What happens when too few databases become too many databases?

So here’s some irony for you: For years, Andy Palmer and his oft-time startup partner Michael Stonebraker have pointed out that database software is not a one-size-fits-all proposition. Companies, they said, would be better off with a specialized database for certain tasks rather than using a general-purpose database for every job under the sun.

And what happened? Lots of specialized databases popped up, such as Vertica (which Stonebraker and Palmer built for data warehouse query applications and is now part of HP). There are read-oriented databases and write-oriented databases and relational databases and non-relational databases … blah, blah, blah.

The unintended consequence of that was the proliferation of new data silos, in addition to those already created by older databases and enterprise applications. And the existence of those new silos pose a next-generation data integration problem for people who want to create massive pools of data they can cull for those big data insights we keep hearing about.

Meet new-style ETL

In an interview, Palmer acknowledged that we’ve gone from one extreme — not enough database engines —  to too many options, with customers getting increasingly confused. And in that complexity, there is opportunity. And Palmer’s latest startup with Stonebraker — called Tamr — as well as other young companies like ClearStory, Paxata, Trifacta are attacking the task of cleaning up data in a process traditionally called Extract Transform Load or ETL.

Tamr combines machine learning smarts with human subject matter experts to create what Palmer calls a sort of self-teaching system. The startup is one of seven winners of our Structure Data Awards will be on hand at the Structure Data event next month to discuss the new era of ETL along with other trends in data.

The data sharing economy

As more companies share select information with supply chain and other trusted partners, ensuring that key data is clean will become more important. According to a new Accenture survey of 2,000 IT professionals, 35 percent of those surveyed said they’re already using partner APIs to integrate data and work with those partners while another 38 percent said they plan do that.

Per the survey:

One example is Home Depot, which is working with manufacturers to ensure that all of the connected home products it sells are compatible with the Wink connected home system – thereby creating its own connected home ecosystem and developing potential new services and unique experiences for Wink customers.

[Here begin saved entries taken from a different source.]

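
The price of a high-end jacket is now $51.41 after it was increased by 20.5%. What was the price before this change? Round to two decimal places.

$42.66

The overall multiplier applied was 1.205.
So the original price was $51.41 ÷ 1.205 ≈ $42.66.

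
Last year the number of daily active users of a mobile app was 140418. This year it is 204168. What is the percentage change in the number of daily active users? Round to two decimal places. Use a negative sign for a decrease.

Change: 204168 − 140418 = 63750.
Relative to the original: 63750 ÷ 140418 ≈ 45.40%.

45.40%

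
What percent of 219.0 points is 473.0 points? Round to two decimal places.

473.0 points ÷ 219.0 points ≈ 215.98%.

215.98%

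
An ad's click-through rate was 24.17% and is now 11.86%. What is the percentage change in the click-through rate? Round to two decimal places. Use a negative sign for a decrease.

-50.93%

The change is 11.86 − 24.17 = -12.31 percentage points.
Relative to the original 24.17%, that is -12.31 ÷ 24.17 ≈ -50.93%.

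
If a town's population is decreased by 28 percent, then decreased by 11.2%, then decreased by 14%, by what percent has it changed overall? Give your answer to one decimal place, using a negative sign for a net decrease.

A 28% decrease multiplies by 0.72.
Then an 11.2% decrease: 0.72 × 0.888 = 0.63936.
Then a 14% decrease: 0.63936 × 0.86 = 0.5498496.
Overall factor 0.5498496, i.e. -45.0%.

-45.0%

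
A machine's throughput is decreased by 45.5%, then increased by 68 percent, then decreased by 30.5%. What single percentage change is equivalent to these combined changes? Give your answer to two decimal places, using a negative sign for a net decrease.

-36.37%

A 45.5% decrease multiplies by 0.545.
Then a 68% increase: 0.545 × 1.68 = 0.9156.
Then a 30.5% decrease: 0.9156 × 0.695 = 0.636342.
Overall factor 0.636342, i.e. -36.37%.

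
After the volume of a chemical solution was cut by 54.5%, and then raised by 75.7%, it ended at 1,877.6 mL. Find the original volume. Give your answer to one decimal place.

2,348.7 mL

Undoing the 75.7% increase: 1,877.6 ÷ 1.757 ≈ 1068.639727.
Undoing the 54.5% decrease: 1068.639727 ÷ 0.455 ≈ 2,348.7 mL.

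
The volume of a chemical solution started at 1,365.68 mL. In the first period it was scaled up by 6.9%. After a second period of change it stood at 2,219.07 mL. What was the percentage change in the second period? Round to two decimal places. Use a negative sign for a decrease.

52.00%

After the first period: 1,365.68 × 1.069 = 1459.91192.
Second-period multiplier: 2,219.07 ÷ 1459.91192 ≈ 1.520003.
That is a change of 52.00%.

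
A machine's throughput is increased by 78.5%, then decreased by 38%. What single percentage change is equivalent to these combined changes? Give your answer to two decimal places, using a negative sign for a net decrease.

A 78.5% increase multiplies by 1.785.
Then a 38% decrease: 1.785 × 0.62 = 1.1067.
Overall factor 1.1067, i.e. 10.67%.

10.67%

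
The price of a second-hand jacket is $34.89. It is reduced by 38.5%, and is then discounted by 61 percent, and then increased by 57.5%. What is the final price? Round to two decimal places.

$13.18

Apply the 38.5% decrease: $34.89 × 0.615 = $21.45735.
After the 61% decrease: $21.45735 × 0.39 = $8.3683665.
Apply the 57.5% increase: $8.3683665 × 1.575 = $13.1801772375 ≈ $13.18.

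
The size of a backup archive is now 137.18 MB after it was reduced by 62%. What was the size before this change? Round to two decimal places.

361.00 MB

The overall multiplier applied was 0.38.
So the original size was 137.18 ÷ 0.38 = 361.00 MB.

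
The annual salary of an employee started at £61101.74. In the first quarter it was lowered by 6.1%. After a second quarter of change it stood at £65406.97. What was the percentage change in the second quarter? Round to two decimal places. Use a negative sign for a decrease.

After the first quarter: £61101.74 × 0.939 = £57374.53386.
Second-quarter multiplier: £65406.97 ÷ £57374.53386 ≈ 1.14.
That is a change of 14.00%.

14.00%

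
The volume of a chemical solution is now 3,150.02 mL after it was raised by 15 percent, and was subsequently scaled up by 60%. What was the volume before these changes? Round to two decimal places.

1,711.97 mL

The overall multiplier applied was 1.15 × 1.6 = 1.84.
So the original volume was 3,150.02 ÷ 1.84 ≈ 1,711.97 mL.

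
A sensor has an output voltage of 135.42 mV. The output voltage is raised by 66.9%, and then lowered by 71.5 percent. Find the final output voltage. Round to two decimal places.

After the 66.9% increase: 135.42 × 1.669 = 226.01598.
After the 71.5% decrease: 226.01598 × 0.285 = 64.4145543 ≈ 64.41.

64.41 mV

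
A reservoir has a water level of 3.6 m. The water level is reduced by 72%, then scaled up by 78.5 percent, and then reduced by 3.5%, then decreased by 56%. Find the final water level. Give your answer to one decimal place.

After the 72% decrease: 3.6 × 0.28 = 1.008.
78.5% increase: 1.008 × 1.785 = 1.79928.
After the 3.5% decrease: 1.79928 × 0.965 = 1.7363052.
After the 56% decrease: 1.7363052 × 0.44 = 0.763974288 ≈ 0.8.

0.8 m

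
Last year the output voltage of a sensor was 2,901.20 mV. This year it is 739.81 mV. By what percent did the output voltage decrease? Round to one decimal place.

Change: 739.81 − 2,901.20 = -2,161.39.
Relative to the original: -2,161.39 ÷ 2,901.20 ≈ -74.5%.
So the output voltage decreased by 74.5%.

74.5%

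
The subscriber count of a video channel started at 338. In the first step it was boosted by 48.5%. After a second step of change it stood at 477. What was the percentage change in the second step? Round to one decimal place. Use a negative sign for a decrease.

-5.0%

After the first step: 338 × 1.485 = 501.93.
Second-step multiplier: 477 ÷ 501.93 ≈ 0.95033.
That is a change of -5.0%.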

And, 74 percent of those respondents said they are using or experimenting with new technologies that integrate data with digital business partners.  Also from the Accenture report:

 “Rapid advances in cloud and mobility are not only eliminating the cost and technology barriers associated with such platforms, but opening up this new playing field to enterprises across industries and geographies.”

As the velocity and types of data flowing to and from applications increases “old style careful ETL curation doesn’t work anymore but [the data] still needs to be cleansed and prepped,” said Gigaom Research Director Andrew Brust.

In other words big data is big, no doubt. But in some cases, the old adage “Garbage In, Garbage Out” holds true even in the era of big data. If you really want the best insights out of the information you have, getting that data cleaned and spiffed up, can be a very big deal.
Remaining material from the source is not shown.